Within a year, however, sales of recreational pot had matched those of medical marijuana, according to the Colorado Department of Revenue. By last fall, legal recreational marijuana sales were outrunning those of medical pot by 2.5 to 1, with most of the increase coming at the expense of the illegal market. Revenue from the sale of all legal forms of marijuana was an estimated $1.5 billion last year. That was slightly more than double the tally in 2014, but on a rapidly slowing growth trajectory.

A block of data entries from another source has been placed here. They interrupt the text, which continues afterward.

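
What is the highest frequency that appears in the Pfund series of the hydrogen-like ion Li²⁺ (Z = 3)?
1.18e+15 Hz

The series limit corresponds to the transition from n = ∞ to n = 5.
This is the highest energy (shortest wavelength) transition in the Pfund series.

E_∞ = 0 eV
E_5 = -13.6057 × 3² / 5² = -4.89805 eV

Energy at series limit:
ΔE = E_∞ - E_5 = 0 - (-4.89805) = 4.89805 eV
E = 4.89805 eV × (1.602177 × 10⁻¹⁹ J/eV) = 7.8475e-19 J
f = E/h = 7.8475e-19 J / (6.62607 × 10⁻³⁴ J·s) = 1.18e+15 Hz

This energy equals the ionization energy from the n = 5 state of Li²⁺.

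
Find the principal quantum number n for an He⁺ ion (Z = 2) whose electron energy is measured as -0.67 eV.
n = 9

The exact energy levels follow E_n = -13.6057 Z² / n² eV with Z = 2.

The measured value (-0.67 eV) is reported to only 2 significant figures, so we must test candidate n values and see which one matches to that precision.

Candidate energies:
  n = 7:  E = -13.6057 × 2² / 7² = -1.11067 eV
  n = 8:  E = -13.6057 × 2² / 8² = -0.85036 eV
  n = 9:  E = -13.6057 × 2² / 9² = -0.67189 eV  ← matches
  n = 10:  E = -13.6057 × 2² / 10² = -0.54423 eV
  n = 11:  E = -13.6057 × 2² / 11² = -0.44978 eV

Checking against the measurement of -0.67 eV (2 sig figs), only n = 9 agrees:
E_9 = -0.67189 eV, which rounds to -0.67 eV ✓

Therefore n = 9.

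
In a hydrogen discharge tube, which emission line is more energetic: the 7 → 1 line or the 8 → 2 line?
7 → 1

Calculate the energy for each transition:

Transition 7 → 1:
ΔE₁ = |E_1 - E_7| = |-13.6057/1² - (-13.6057/7²)|
ΔE₁ = |-13.60570000 - (-0.27766735)| = 13.32803 eV

Transition 8 → 2:
ΔE₂ = |E_2 - E_8| = |-13.6057/2² - (-13.6057/8²)|
ΔE₂ = |-3.40142500 - (-0.21258906)| = 3.18884 eV

Since 13.32803 eV > 3.18884 eV, the transition 7 → 1 emits the more energetic photon.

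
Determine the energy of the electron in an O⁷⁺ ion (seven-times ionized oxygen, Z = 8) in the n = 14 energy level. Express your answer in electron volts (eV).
-4.442678 eV

The energy levels of a hydrogen-like atom are given by:
E_n = -13.6057 Z² / n² eV  (with Z = 8 for O⁷⁺)

For n = 14:
E_14 = -13.6057 × 8² / 14²
E_14 = -13.6057 × 64 / 196
E_14 = -4.442678 eV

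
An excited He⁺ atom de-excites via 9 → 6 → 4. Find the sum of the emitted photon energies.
2.729539 eV

The energy levels of He⁺ are E_n = -13.6057 × 2² / n² eV.

First transition (9 → 6):
ΔE₁ = |E_6 - E_9|
ΔE₁ = |-1.511744444444 - (-0.671886419753)| = 0.839858025 eV

Second transition (6 → 4):
ΔE₂ = |E_4 - E_6|
ΔE₂ = |-3.401425000000 - (-1.511744444444)| = 1.889680556 eV

Total energy released:
E_total = ΔE₁ + ΔE₂ = 0.839858025 + 1.889680556 = 2.729539 eV

Note: This equals the direct transition 9 → 4: 2.729539 eV ✓
Energy is conserved regardless of the path taken.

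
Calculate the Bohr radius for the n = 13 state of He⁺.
4.47155 nm (or 44.71548 Å)

The Bohr radius formula is:
r_n = n² a₀ / Z

where a₀ = 0.05291772 nm is the Bohr radius.

For He⁺ (Z = 2) at n = 13:
r_13 = 13² × 0.05291772 nm / 2
r_13 = 169 × 0.05291772 nm / 2
r_13 = 8.943095 nm / 2
r_13 = 4.47155 nm

The electron orbits at approximately 4.47155 nm from the nucleus.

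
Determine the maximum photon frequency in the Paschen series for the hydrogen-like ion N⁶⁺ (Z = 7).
1.79114e+16 Hz

The series limit corresponds to the transition from n = ∞ to n = 3.
This is the highest energy (shortest wavelength) transition in the Paschen series.

E_∞ = 0 eV
E_3 = -13.6057 × 7² / 3² = -74.0754778 eV

Energy at series limit:
ΔE = E_∞ - E_3 = 0 - (-74.0754778) = 74.0754778 eV
E = 74.0754778 eV × (1.602177 × 10⁻¹⁹ J/eV) = 1.1868203e-17 J
f = E/h = 1.1868203e-17 J / (6.62607 × 10⁻³⁴ J·s) = 1.79114e+16 Hz

This energy equals the ionization energy from the n = 3 state of N⁶⁺.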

That’s another reason Canadian cannabis firms are racing to be ready for the early years of legalization, when revenue growth is likely to be strongest. This is an industry expected to settle into maturity relatively quickly. In as few as five years after legalization, annual growth rates for marijuana sales could slow to less than five per cent. What we’re seeing now is an early scramble for dominance by a handful of producers, combined with the start of a longer-term battle over the sale of new cannabis-infused drinks and foods. Certainly that’s the driving force behind Canopy’s partnership with Constellation Brands.

Are we in a pot stock bubble? Yes, but it’s still relatively constrained because it’s based on something real — that in the absence of a studies showing a theoretical health issues, millions of Canadians will buy cannabis products year after year.

Consider what a real stock market bubble looks like. When optical components maker JDS Fitel of Ottawa first issued shares to the public in 1996 it did so at just $12 a pop. If you had plunked down $12,000 to buy 1,000 shares, your investment would have been worth $2.6 million at the peak of the telecom madness in 2000. Bottom line: each dollar invested in 1996 would have returned $212.90.

In sharp contrast, investors could have acquired Canopy Growth shares in its first year (2014) for $2 each. Even if you had been fortunate enough to sell them last week at the peak, you’d have received $44 per share. Each dollar invested would have earned you $22.

That would have been sweet, to be sure. But investors today should take comfort in knowing the exuberant spikes in marijuana stock shares still bear no relation to the fever that gripped Ottawa optical technology firms in 2000. This region is still paying for the aftermath when that bubble burst.